Because a sanction has not yet been imposed, the October 19, 2000 order is not final and therefore not appealable.  But given the extensive amount of litigation between the parties, we will review the matter in the interests of judicial economy, putting to rest at least the berm issue.  See Minn. Civ. App. P. 103.04 (stating that appellate courts may review any matter “as the interest of justice may require”); see also Kroeplin v. Haugen, 390 N.W.2d 872, 877 (Minn. App. 1986) (granting discretionary review of a conditional contempt order “in the interests of judicial economy and in view of the need for finality in [the] case”), review denied (Minn. Sept. 25, 1986).  Moreover, we are mindful that the October 2000 order, although not issuing a sanction, schedules the occurrence of that judicial action.

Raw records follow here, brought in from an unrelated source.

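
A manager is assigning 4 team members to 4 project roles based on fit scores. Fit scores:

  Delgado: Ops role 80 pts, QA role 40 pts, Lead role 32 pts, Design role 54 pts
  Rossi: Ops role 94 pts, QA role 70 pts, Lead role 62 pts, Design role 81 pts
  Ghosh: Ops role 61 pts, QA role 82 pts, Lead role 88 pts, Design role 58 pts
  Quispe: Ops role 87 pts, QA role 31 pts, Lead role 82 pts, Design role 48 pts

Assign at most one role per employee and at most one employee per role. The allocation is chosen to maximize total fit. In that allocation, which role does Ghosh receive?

Ghosh receives QA role.

Optimal: Delgado→Ops role (80 pts), Rossi→Design role (81 pts), Ghosh→QA role (82 pts), Quispe→Lead role (82 pts) — total 80+81+82+82 = 325 pts.
Row-greedy (each employee in turn takes its best remaining role) gives 280 pts, worse by 45.
Next-best assignment: Delgado→Design role, Rossi→Ops role, Ghosh→QA role, Quispe→Lead role = 312 pts.
Ghosh's own top role is Lead role (88 pts), but forcing Ghosh→Lead role and reassigning the rest optimally gives only 299 pts — worse by 26.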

            An order of contempt will be overturned if the findings of fact supporting the order are clearly erroneous. Minn. R. Civ. P. 52.01; Mower County Human Servs. ex rel. Swancutt v. Swancutt, 551 N.W.2d 219, 222 (Minn. 1996) (“Findings of fact, whether based on oral or documentary evidence, shall not be set aside unless clearly erroneous * * *.”).  In this case, the evidence does not support the trial court’s findings that appellants had not abided by the terms of the June 2000 contempt order.  

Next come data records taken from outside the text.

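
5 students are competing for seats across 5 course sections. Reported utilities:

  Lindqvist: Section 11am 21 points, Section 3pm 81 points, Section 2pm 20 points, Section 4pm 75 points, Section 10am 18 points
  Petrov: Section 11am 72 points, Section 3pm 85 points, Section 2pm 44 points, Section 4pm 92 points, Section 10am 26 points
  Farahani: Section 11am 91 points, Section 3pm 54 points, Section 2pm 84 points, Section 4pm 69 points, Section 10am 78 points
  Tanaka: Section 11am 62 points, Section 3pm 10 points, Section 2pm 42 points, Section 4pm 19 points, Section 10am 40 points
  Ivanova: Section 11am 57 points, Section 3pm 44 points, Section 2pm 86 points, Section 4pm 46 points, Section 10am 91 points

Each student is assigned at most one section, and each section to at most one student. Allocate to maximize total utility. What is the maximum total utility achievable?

Optimal: Lindqvist→Section 3pm (81 points), Petrov→Section 4pm (92 points), Farahani→Section 2pm (84 points), Tanaka→Section 11am (62 points), Ivanova→Section 10am (91 points) — total 81+92+84+62+91 = 410 points.
Max-entry greedy (repeatedly take the single best remaining cell) gives 397 points, worse by 13.
Next-best assignment: Lindqvist→Section 3pm, Petrov→Section 4pm, Farahani→Section 10am, Tanaka→Section 11am, Ivanova→Section 2pm = 399 points.

Maximum total: 410 points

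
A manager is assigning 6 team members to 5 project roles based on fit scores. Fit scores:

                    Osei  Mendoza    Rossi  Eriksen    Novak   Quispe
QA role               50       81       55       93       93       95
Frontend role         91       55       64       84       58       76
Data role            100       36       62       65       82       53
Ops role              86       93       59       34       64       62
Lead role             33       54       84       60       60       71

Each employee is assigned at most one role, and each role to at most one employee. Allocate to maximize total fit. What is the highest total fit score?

Optimal: Quispe→QA role (95 pts), Eriksen→Frontend role (84 pts), Osei→Data role (100 pts), Mendoza→Ops role (93 pts), Rossi→Lead role (84 pts) — total 95+84+100+93+84 = 456 pts.
Column-greedy (each role in turn goes to its best remaining employee) gives 445 pts, worse by 11.
Next-best assignment: Novak→QA role, Eriksen→Frontend role, Osei→Data role, Mendoza→Ops role, Rossi→Lead role = 454 pts.
Every other assignment is strictly worse.

Maximum total: 456 pts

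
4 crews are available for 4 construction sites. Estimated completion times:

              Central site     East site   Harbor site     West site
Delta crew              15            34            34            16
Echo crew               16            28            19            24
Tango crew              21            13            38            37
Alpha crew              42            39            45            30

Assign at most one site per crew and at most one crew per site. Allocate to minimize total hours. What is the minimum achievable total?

Min total: 77 hours

Optimal: Delta crew→Central site (15 hours), Echo crew→Harbor site (19 hours), Tango crew→East site (13 hours), Alpha crew→West site (30 hours) — total 15+19+13+30 = 77 hours.
Next-best assignment: Delta crew→West site, Echo crew→Central site, Tango crew→East site, Alpha crew→Harbor site = 90 hours.
Swapping Alpha crew↔Echo crew (Alpha crew→Harbor site 45 hours, Echo crew→West site 24 hours) adds 20.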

            By the time of the hearing on the January 2000 contempt motion, appellants had removed most of the berm.  After respondents asked that another 200 feet be removed, the parties agreed that another 15 feet should be taken out and the record indicates that appellants complied with this agreement sometime before the July 24, 2000 hearing.[2]  The removal of the additional 15 feet brought the berm to within six feet of the popple trees in compliance with the June 2000 order and the final demand of respondents.

            Because the record does not sustain the trial court’s determination that the berm had not yet been removed in compliance with its June 2000 order, we reverse the October 19 order finding appellants in constructive contempt of court.  We have no cause to review the June order because it appears in the record that the adjudicated contempt has been purged by appellants’ act of “removing the berm and all obstructions to within six feet of the popple trees.”[3]  See, e.g., Tell v. Tell, 383 N.W.2d 678, 681 (Minn. 1986) (stating defendant “was allowed to purge the contempt order and avoid execution of the sentence by payment of $2,000”); Swancutt, 551 N.W.2d at 222 (stating the contempt order included “a purge provision” that allowed defendant “to avoid serving the sentence by complying with the purge conditions”).

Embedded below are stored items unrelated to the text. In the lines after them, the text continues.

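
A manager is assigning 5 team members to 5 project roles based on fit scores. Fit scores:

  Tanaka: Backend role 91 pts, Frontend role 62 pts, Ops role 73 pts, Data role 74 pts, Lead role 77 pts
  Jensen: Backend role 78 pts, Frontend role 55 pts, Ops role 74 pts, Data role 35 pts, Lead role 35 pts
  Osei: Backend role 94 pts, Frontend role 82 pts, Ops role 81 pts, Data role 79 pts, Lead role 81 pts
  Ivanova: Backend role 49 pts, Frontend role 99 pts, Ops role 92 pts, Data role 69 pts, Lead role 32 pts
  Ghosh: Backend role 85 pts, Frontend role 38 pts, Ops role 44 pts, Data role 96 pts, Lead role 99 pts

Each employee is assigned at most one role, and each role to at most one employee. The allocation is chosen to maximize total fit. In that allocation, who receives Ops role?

Optimal: Tanaka→Backend role (91 pts), Jensen→Ops role (74 pts), Osei→Data role (79 pts), Ivanova→Frontend role (99 pts), Ghosh→Lead role (99 pts) — total 91+74+79+99+99 = 442 pts.
Max-entry greedy (repeatedly take the single best remaining cell) gives 440 pts, worse by 2.
Next-best assignment: Tanaka→Backend role, Jensen→Ops role, Osei→Lead role, Ivanova→Frontend role, Ghosh→Data role = 441 pts.
Jensen's own top role is Backend role (78 pts), but forcing Jensen→Backend role and reassigning the rest optimally gives only 431 pts — worse by 11.

Jensen receives Ops role.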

[1] In its Memorandum to the June 8, 2000 Order, the trial court acknowledged that “previous orders did not set a precise point for removal of the berm” but the parties now agreed that removal within at least six feet of the popple trees would be sufficient.

[2] In Randy Rehnstrand’s affidavit filed August 3, 2000, he states:

The Birches had ample time and extensions to remove the berm.  From the time the berm was constructed until it was only recently removed took over 1½ years. 

But appellants had not removed the berm by June 29, 2000.  In Michael Birch’s affidavit of June 29, 2000, he states that they (appellants) had accepted the June 8 order, which required them to remove the berm up to the tree line, and indicated that they were in the process of “removing that berm area.”

[3] Respondents’ motion to find appellants in contempt of court for interfering with their “right to access the road by blocking it” and “interfering with [their] right to maintain [the] culvert” is not properly before this court as the trial court has not yet ruled on that matter.